The Legend of Sümela Monastery & the Virgin Mary Icon

6 min readLast updated: 2026-07-14

An Icon Carried by Angels

At the heart of Sümela Monastery's founding story is a legend as old as the site itself: an icon of the Virgin Mary (Panagia), said to have been painted by the Apostle Luke, was believed to have been carried by angels from a distant land to a remote cave on the cliffs of Karadağ, high above the Altındere valley. This kind of miraculous-icon legend was common across the Byzantine and Orthodox world, echoing traditions attached to other revered sites of Byzantine Christianity, including Hagia Sophia in Constantinople, where sacred images and relics were similarly bound up with imperial and spiritual authority.

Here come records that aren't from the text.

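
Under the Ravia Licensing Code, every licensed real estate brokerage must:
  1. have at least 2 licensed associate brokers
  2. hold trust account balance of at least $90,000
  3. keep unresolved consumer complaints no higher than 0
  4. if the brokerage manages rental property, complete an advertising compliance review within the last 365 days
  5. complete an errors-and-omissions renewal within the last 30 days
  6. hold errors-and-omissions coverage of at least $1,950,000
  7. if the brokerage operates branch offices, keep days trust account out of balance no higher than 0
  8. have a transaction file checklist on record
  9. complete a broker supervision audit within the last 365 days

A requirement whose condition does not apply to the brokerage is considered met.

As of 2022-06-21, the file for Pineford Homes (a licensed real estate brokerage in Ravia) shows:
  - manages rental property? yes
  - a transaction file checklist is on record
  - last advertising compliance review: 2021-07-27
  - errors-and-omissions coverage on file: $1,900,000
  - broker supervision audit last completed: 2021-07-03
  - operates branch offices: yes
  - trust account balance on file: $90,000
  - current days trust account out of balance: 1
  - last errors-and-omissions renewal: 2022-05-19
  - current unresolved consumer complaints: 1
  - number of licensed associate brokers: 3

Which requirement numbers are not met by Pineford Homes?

1. licensed associate brokers 3 ≥ 2 → met
2. trust account balance $90,000 ≥ $90,000 → met
3. unresolved consumer complaints 1 > 0 → not met
4. condition 'manages rental property' holds; advertising compliance review 329 days ago vs limit 365 → met
5. errors-and-omissions renewal 33 days ago vs limit 30 → not met
6. errors-and-omissions coverage $1,900,000 < $1,950,000 → not met
7. condition 'operates branch offices' holds; days trust account out of balance 1 > 0 → not met
8. transaction file checklist present → met
9. broker supervision audit 353 days ago vs limit 365 → met
Not met: 3, 5, 6, 7

3, 5, 6, 7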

Barnabas and Sophronius Follow the Vision

According to tradition, two Athenian monks, Barnabas and Sophronius, experienced a vision of the Virgin Mary that led them across the sea and into the mountains above Trabzon in search of the icon. Guided by this vision, they climbed to the cave on the cliff face of Karadağ and found the icon waiting inside, exactly as they had seen in their dream. Interpreting this as a divine sign, the two monks resolved to build a monastery around the cave, and in 386 AD — during the reign of Byzantine Emperor Theodosius I — Sümela Monastery was born. You can read the full historical record of this period on our history page.

The Name "Sümela"

The name of the monastery itself is entwined with its founding legend and its physical setting. "Sümela" is generally understood to derive from the Greek word Melas, meaning "black," a direct reference to Karadağ — the "Black Mountain" into which the monastery is built. Over the centuries, the Greek "Panagia Soumela" (Virgin Mary of the Black Mountain) and the Turkish "Sümela" became the two names by which the site is known, both anchored in the same rock face where the legend says the icon was found.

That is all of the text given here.